Troppe volte l’aspetto mediatico della causa violenta che determina la tragedia finisce per occupare la scena, per concentrare sulla vittima e le sue caratteristiche l’attenzione dell’opinione pubblica. Per alcuni giorni i media si gettano sull’evento come se la cinica ricerca del profitto (è il leit motiv che intonano in coro i sindacati) non si curasse della vita delle persone, intrappolate nei posti di lavoro. Poi la notizia viene abbandonata per passare a un’altra. L’approccio corretto sarebbe invece quello indicato, nel luglio scorso, nella sua relazione istituzionale dal presidente dell’Inail Franco Bettoni:  “Nella convinzione che ogni vita persa sul lavoro sia inaccettabile, il pesante bilancio infortunistico ci fa comprendere che non si fa ancora abbastanza. Non è sufficiente indignarsi ma occorre agire. Le norme ci sono e vanno rispettate’’. Ma questo deve essere un impegno di tutti, a partire dai datori di lavoro che la legge ritiene responsabili della salute e della sicurezza dei propri dipendenti, anche in caso di rischio fortuito, forza maggiore, colpa non grave del lavoratore. Con l’obbligo per l’imprenditore di non attenersi soltanto a quanto previsto dalle leggi, ma  “ad adottare nell’esercizio dell’impresa (l’articolo 2087 c.c. è una norma di chiusura) le misure che, secondo la particolarità del lavoro, l’esperienza e la tecnica, sono necessarie a tutelare l’integrità fisica e la personalità morale dei prestatori d’opera’’.

I dirigenti sindacali farebbero bene a tenere presente tale contesto di responsabilità anche quando si tratta del green pass, poiché il contagio da Covid-19 contratto sul posto di lavoro e in itinere è considerato infortunio e gli si applicano le prescrizioni penali e civili disposte a carico del datore. E dall’inizio della crisi sanitaria sono stati denunciati 175 mila infortuni da Covid-19, con ben 600 decessi. Eppure assistiamo ai primi scioperi contro il green pass e alla sconclusionata nota dei sindacati della scuola.  Ma nessuno parla delle omissioni dei sindacati. Le norme in materia di infortuni sul lavoro e le malattie professionali (dlgs n.81/2008 e successive modifiche) assegnano delle funzioni essenziali ai rappresentanti dei lavoratori in azienda  o a livello del territorio.
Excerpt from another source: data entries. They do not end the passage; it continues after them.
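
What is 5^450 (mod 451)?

122

5^1 ≡ 5 (mod 451)
5^2 ≡ 5^2 = 25 ≡ 25 (mod 451)
5^4 ≡ 25^2 = 625 ≡ 174 (mod 451)
5^8 ≡ 174^2 = 30276 ≡ 59 (mod 451)
5^16 ≡ 59^2 = 3481 ≡ 324 (mod 451)
5^32 ≡ 324^2 = 104976 ≡ 344 (mod 451)
5^64 ≡ 344^2 = 118336 ≡ 174 (mod 451)
5^128 ≡ 174^2 = 30276 ≡ 59 (mod 451)
5^256 ≡ 59^2 = 3481 ≡ 324 (mod 451)
450 = 256 + 128 + 64 + 2 in binary powers of 2.
So 5^450 ≡ 324 · 59 · 174 · 25 ≡ 122 (mod 451).
Since 122 ≠ 1, base 5 is a Fermat witness: 451 is composite.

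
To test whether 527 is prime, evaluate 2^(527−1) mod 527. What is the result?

2^1 ≡ 2 (mod 527)
2^2 ≡ 2^2 = 4 ≡ 4 (mod 527)
2^4 ≡ 4^2 = 16 ≡ 16 (mod 527)
2^8 ≡ 16^2 = 256 ≡ 256 (mod 527)
2^16 ≡ 256^2 = 65536 ≡ 188 (mod 527)
2^32 ≡ 188^2 = 35344 ≡ 35 (mod 527)
2^64 ≡ 35^2 = 1225 ≡ 171 (mod 527)
2^128 ≡ 171^2 = 29241 ≡ 256 (mod 527)
2^256 ≡ 256^2 = 65536 ≡ 188 (mod 527)
2^512 ≡ 188^2 = 35344 ≡ 35 (mod 527)
526 = 512 + 8 + 4 + 2 in binary powers of 2.
So 2^526 ≡ 35 · 256 · 16 · 4 ≡ 64 (mod 527).
Since 64 ≠ 1, base 2 is a Fermat witness: 527 is composite.

64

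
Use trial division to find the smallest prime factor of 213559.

31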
Vi è un’intera sezione (la VII) dove sono previste forme di consultazione e partecipazione dei rappresentanti dei lavoratori eleggibili in tutte le aziende anche se piccole. I poteri di questi lavoratori sono effettivi;  possono disporre senza perdere la retribuzione del tempo necessario per svolgere i loro compiti e il rappresentante  “può fare ricorso alle autorità competenti qualora ritenga che le misure di prevenzione dei rischi adottate dal datore di lavoro e i mezzi impiegati per attuarle non siano idonee a garantire la sicurezza e la salute durante il lavoro’’. Chi è chiamato dagli altri lavoratori a svolgere tale funzione “non può subire pregiudizio alcuno a causa dello svolgimento della propria attività e nei suoi confronti si applicano le stesse tutele previste dalla legge per le rappresentanze sindacali’’. Perché non si chiamano i leader sindacali a rispondere del mancato esercizio di questi diritti?